We dug huge pitfalls in the earth and hid the deep holes by weaving branches into a false floor and scattering leaves on top. Brandishing fire sticks, the People drove the
yah-qua-whee
into the deep pits. As the screaming
yah-qua-whee
were crushed against each other, their blood and flesh became soil as the pitfalls leveled out.

"When there were no
yah-qua-whee
left, the People remembered how much we needed them. One animal as big as the hills could feed an entire village for the winter. Their hides were tough enough for tents, their fur soft enough for blankets. Their great tusks were good for jewelry, and their bones were good for making tools to dig in the earth and plant our gardens.

"The People were sad. We had total victory over an enemy, but we needed that enemy. Kishelemukong was also sad, because the People had made a decision only Kishelemukong should make. He stopped walking in our gardens from that time on. No one has heard or seen Kishelemukong since.

"Maybe the animals were also sad. Who would knock the logs aside so the birds and bears could eat the insects hiding under them?

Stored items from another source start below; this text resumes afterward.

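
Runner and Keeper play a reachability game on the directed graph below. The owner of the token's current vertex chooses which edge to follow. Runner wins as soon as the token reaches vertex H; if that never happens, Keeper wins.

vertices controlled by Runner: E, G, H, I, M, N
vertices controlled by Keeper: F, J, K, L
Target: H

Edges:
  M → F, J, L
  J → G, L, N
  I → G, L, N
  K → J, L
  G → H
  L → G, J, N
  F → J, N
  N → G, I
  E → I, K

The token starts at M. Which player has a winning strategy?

A0 = {H}
A1: add {G} — G (Runner) has G→H.
A2: add {I, N} — I (Runner) has I→G; N (Runner) has N→G.
A3: add {E} — E (Runner) has E→I.
A4 = A3; e.g. F (Keeper) can still go to J. Fixed point.
M never enters the attractor, so Keeper can avoid the target forever.

Keeper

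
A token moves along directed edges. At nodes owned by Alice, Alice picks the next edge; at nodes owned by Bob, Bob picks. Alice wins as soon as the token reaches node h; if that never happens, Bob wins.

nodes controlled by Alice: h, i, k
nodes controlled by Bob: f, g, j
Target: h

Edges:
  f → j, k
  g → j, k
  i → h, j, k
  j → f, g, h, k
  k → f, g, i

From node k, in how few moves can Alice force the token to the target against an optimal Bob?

2

A0 = {h}
A1: add {i} — i (Alice) has i→h.
A2: add {k} — k (Alice) has k→i.
A3 = A2; e.g. f (Bob) can still go to j. Fixed point.
k enters the attractor at level 2, so Alice can force the target in 2 moves from there.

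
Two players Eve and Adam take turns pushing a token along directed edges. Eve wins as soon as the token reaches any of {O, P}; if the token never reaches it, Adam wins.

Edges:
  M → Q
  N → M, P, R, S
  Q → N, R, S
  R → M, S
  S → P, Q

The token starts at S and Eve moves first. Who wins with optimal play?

Eve

Track states (vertex, player-to-move).
A0 = {(O,Eve), (O,Adam), (P,Eve), (P,Adam)}
A1: add {(N,Eve), (S,Eve)}.
(S,Eve) ∈ A1 ⇒ Eve forces the target.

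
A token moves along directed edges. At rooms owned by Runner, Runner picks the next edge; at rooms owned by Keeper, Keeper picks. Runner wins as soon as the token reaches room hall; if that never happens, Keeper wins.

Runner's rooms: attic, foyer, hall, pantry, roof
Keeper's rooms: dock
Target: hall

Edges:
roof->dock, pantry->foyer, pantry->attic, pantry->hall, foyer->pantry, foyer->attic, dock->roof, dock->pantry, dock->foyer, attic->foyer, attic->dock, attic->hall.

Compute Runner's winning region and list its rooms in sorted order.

attic, foyer, hall, pantry

A0 = {hall}
A1: add {attic, pantry} — pantry (Runner) has pantry→hall; attic (Runner) has attic→hall.
A2: add {foyer} — foyer (Runner) has foyer→pantry.
A3 = A2; e.g. roof (Runner) has no edge into A2. Fixed point.
Runner's winning region = {attic, foyer, hall, pantry}.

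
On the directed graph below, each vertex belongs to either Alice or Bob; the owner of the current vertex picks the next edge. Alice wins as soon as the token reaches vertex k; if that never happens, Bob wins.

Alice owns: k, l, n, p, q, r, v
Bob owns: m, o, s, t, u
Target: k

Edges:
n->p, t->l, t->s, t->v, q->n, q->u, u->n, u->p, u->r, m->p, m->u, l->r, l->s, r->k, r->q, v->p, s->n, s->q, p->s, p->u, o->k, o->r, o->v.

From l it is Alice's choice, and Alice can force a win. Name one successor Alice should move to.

A0 = {k}
A1: add {r} — r (Alice) has r→k.
A2: add {l} — l (Alice) has l→r.
A3 = A2; e.g. m (Bob) can still go to p. Fixed point.
From l, successor r is in the attractor (rank 1); the other successor s is not.

r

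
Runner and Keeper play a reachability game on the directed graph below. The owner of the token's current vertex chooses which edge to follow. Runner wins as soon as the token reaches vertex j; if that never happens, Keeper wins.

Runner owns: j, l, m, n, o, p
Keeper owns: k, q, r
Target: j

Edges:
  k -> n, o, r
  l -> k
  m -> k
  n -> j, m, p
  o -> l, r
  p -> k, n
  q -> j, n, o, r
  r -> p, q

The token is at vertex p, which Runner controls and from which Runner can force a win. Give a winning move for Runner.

A0 = {j}
A1: add {n} — n (Runner) has n→j.
A2: add {p} — p (Runner) has p→n.
A3 = A2; e.g. k (Keeper) can still go to o. Fixed point.
From p, successor n is in the attractor (rank 1); the other successor k is not.

n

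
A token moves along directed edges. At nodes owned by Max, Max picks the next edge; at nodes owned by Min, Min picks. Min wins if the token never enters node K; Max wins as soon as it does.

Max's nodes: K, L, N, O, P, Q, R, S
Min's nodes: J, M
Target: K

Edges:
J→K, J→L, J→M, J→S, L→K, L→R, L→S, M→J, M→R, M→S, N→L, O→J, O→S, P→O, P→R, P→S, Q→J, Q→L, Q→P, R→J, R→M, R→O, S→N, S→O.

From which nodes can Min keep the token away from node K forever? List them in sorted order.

J, M

A0 = {K}
A1: add {L} — L (Max) has L→K.
A2: add {N, Q} — N (Max) has N→L; Q (Max) has Q→L.
A3: add {S} — S (Max) has S→N.
A4: add {O, P} — O (Max) has O→S; P (Max) has P→S.
A5: add {R} — R (Max) has R→O.
A6 = A5; e.g. J (Min) can still go to M. Fixed point.
Max's attractor = {K, L, N, O, P, Q, R, S}; Min avoids the target exactly from the complement.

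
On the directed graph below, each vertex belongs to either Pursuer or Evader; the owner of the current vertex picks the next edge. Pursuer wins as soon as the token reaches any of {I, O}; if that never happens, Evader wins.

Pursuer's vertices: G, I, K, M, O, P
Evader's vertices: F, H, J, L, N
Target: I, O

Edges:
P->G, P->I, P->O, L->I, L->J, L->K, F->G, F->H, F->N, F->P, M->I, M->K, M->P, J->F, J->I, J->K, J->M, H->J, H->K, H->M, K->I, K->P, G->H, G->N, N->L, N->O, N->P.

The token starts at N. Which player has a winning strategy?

A0 = {I, O}
A1: add {K, M, P} — K (Pursuer) has K→I; M (Pursuer) has M→I; P (Pursuer) has P→I.
A2 = A1; e.g. F (Evader) can still go to G. Fixed point.
N never enters the attractor, so Evader can avoid the target forever.

Evader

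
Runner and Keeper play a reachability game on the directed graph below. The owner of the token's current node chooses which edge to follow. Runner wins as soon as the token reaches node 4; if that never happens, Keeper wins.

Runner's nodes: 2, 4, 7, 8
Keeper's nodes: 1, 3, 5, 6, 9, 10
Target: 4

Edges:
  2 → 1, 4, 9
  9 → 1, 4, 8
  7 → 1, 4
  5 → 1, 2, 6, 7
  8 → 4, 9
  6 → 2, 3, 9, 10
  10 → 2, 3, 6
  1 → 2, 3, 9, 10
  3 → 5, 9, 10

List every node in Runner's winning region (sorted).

A0 = {4}
A1: add {2, 7, 8} — 2 (Runner) has 2→4; 7 (Runner) has 7→4; 8 (Runner) has 8→4.
A2 = A1; e.g. 1 (Keeper) can still go to 3. Fixed point.
Runner's winning region = {2, 4, 7, 8}.

2, 4, 7, 8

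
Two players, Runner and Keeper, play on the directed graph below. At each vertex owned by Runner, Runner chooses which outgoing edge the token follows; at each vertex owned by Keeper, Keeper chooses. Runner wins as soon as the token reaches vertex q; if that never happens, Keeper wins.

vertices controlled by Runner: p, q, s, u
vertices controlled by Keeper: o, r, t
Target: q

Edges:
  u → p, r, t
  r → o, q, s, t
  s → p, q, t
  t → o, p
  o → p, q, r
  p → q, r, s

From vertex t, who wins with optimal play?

Keeper

A0 = {q}
A1: add {p, s} — p (Runner) has p→q; s (Runner) has s→q.
A2: add {u} — u (Runner) has u→p.
A3 = A2; e.g. o (Keeper) can still go to r. Fixed point.
t never enters the attractor, so Keeper can avoid the target forever.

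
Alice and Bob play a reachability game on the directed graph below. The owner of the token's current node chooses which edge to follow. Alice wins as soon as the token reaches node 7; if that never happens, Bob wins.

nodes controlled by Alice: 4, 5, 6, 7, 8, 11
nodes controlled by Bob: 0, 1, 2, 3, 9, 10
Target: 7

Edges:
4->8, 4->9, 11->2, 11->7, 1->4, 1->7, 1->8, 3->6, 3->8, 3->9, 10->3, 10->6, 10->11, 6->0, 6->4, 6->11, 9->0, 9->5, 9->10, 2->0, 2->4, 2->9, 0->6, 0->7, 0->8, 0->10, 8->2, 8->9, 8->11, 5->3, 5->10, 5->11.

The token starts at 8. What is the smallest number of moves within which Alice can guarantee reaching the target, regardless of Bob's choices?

A0 = {7}
A1: add {11} — 11 (Alice) has 11→7.
A2: add {5, 6, 8} — 5 (Alice) has 5→11; 6 (Alice) has 6→11; 8 (Alice) has 8→11.
8 enters the attractor at level 2, so Alice can force the target in 2 moves from there.

2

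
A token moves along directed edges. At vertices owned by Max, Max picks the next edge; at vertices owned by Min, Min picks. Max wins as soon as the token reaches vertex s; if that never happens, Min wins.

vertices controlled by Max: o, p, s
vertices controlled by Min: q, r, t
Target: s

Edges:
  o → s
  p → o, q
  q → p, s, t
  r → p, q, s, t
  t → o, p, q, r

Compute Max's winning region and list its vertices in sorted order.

o, p, s

A0 = {s}
A1: add {o} — o (Max) has o→s.
A2: add {p} — p (Max) has p→o.
A3 = A2; e.g. q (Min) can still go to t. Fixed point.
Max's winning region = {o, p, s}.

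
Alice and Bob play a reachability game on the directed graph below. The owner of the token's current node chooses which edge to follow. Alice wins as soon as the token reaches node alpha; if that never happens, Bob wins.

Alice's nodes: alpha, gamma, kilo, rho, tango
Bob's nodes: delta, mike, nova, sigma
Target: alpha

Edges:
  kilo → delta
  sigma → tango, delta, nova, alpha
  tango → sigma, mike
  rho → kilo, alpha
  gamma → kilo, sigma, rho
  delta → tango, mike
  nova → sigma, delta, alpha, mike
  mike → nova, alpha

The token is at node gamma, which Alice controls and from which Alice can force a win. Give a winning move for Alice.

A0 = {alpha}
A1: add {rho} — rho (Alice) has rho→alpha.
A2: add {gamma} — gamma (Alice) has gamma→rho.
A3 = A2; e.g. kilo (Alice) has no edge into A2. Fixed point.
From gamma, successor rho is in the attractor (rank 1); the other successors kilo, sigma are not.

rho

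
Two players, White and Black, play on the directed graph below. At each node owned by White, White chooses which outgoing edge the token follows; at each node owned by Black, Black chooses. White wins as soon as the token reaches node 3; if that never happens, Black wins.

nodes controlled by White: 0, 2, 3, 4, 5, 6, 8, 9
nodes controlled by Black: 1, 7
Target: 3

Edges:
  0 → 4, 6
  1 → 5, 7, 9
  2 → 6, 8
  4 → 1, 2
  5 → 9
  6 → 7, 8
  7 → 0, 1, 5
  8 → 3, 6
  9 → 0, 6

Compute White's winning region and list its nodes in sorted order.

0, 2, 3, 4, 5, 6, 8, 9

A0 = {3}
A1: add {8} — 8 (White) has 8→3.
A2: add {2, 6} — 2 (White) has 2→8; 6 (White) has 6→8.
A3: add {0, 4, 9} — 0 (White) has 0→6; 4 (White) has 4→2; 9 (White) has 9→6.
A4: add {5} — 5 (White) has 5→9.
A5 = A4; e.g. 1 (Black) can still go to 7. Fixed point.
White's winning region = {0, 2, 3, 4, 5, 6, 8, 9}.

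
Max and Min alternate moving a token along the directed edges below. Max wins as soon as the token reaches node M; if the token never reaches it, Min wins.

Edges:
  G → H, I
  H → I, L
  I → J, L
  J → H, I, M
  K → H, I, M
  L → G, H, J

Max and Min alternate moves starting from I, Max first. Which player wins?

Track states (vertex, player-to-move).
A0 = {(M,Max), (M,Min)}
A1: add {(J,Max), (K,Max)}.
A2 = A1; e.g. (G,Max) stays out. (I,Max) never enters ⇒ Min avoids the target.

Min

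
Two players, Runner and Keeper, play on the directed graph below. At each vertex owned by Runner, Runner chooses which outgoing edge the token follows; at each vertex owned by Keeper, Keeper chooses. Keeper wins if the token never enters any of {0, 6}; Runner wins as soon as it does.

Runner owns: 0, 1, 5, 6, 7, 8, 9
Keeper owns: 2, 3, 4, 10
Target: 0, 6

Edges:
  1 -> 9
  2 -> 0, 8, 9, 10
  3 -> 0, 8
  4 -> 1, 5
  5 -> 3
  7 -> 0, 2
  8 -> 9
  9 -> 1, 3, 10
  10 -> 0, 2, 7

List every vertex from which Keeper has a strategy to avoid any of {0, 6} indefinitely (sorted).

A0 = {0, 6}
A1: add {7} — 7 (Runner) has 7→0.
A2 = A1; e.g. 1 (Runner) has no edge into A1. Fixed point.
Runner's attractor = {0, 6, 7}; Keeper avoids the target exactly from the complement.

1, 2, 3, 4, 5, 8, 9, 10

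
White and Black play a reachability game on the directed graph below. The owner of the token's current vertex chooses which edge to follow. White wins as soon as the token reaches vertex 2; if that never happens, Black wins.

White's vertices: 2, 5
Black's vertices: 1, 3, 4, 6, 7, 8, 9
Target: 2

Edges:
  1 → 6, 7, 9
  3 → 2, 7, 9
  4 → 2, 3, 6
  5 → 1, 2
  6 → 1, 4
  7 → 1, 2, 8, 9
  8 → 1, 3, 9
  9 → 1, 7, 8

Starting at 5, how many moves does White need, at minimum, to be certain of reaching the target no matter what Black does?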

Who else but the
yah-qua-whee
were strong enough, and big enough, to make the eastbound and westbound forest trails for all the animals to share? Who else would dig up the earth with their tusks while looking for roots, so the seeds could grow in the softened earth?

"That summer, as a sign to show us that we were forgiven, Kishelemukong caused the cranberries to grow from the
yah-qua-whee
pitfalls. Cranberries are as red as blood to remind us of the slaughtered
yah-qua-whee.
Like the
yah-qua-whee
the berries are good for many things: for medicine, for food, for dyes.

"The cranberries remind us that there is no such thing as total victory, and that we are not Kishelemukong. The
yah-qua-whee,
like everything else, deserved to live."

"But the elephants, Grandfather."

"Yes." He leans forward. "There are people in this Africa? And animals?"

"A lot of people and a lot of animals."

"But they didn't kill the
yah-qua-whee.
Tell me, are there cranberries in Africa?"

He holds his breath, waiting for my answer.

"I don't think so."

Netawatwees Sachem claps his hands and laughs like a child. "Then they live. The
yah-qua-whee
live!"

"How did you learn to speak English so well, Grandfather?"

He waves his hand impatiently. "That's another story. Go to sleep," he orders. "I must think about these
yah-qua-whee
of Africa. They live," he mutters to himself "This changes everything."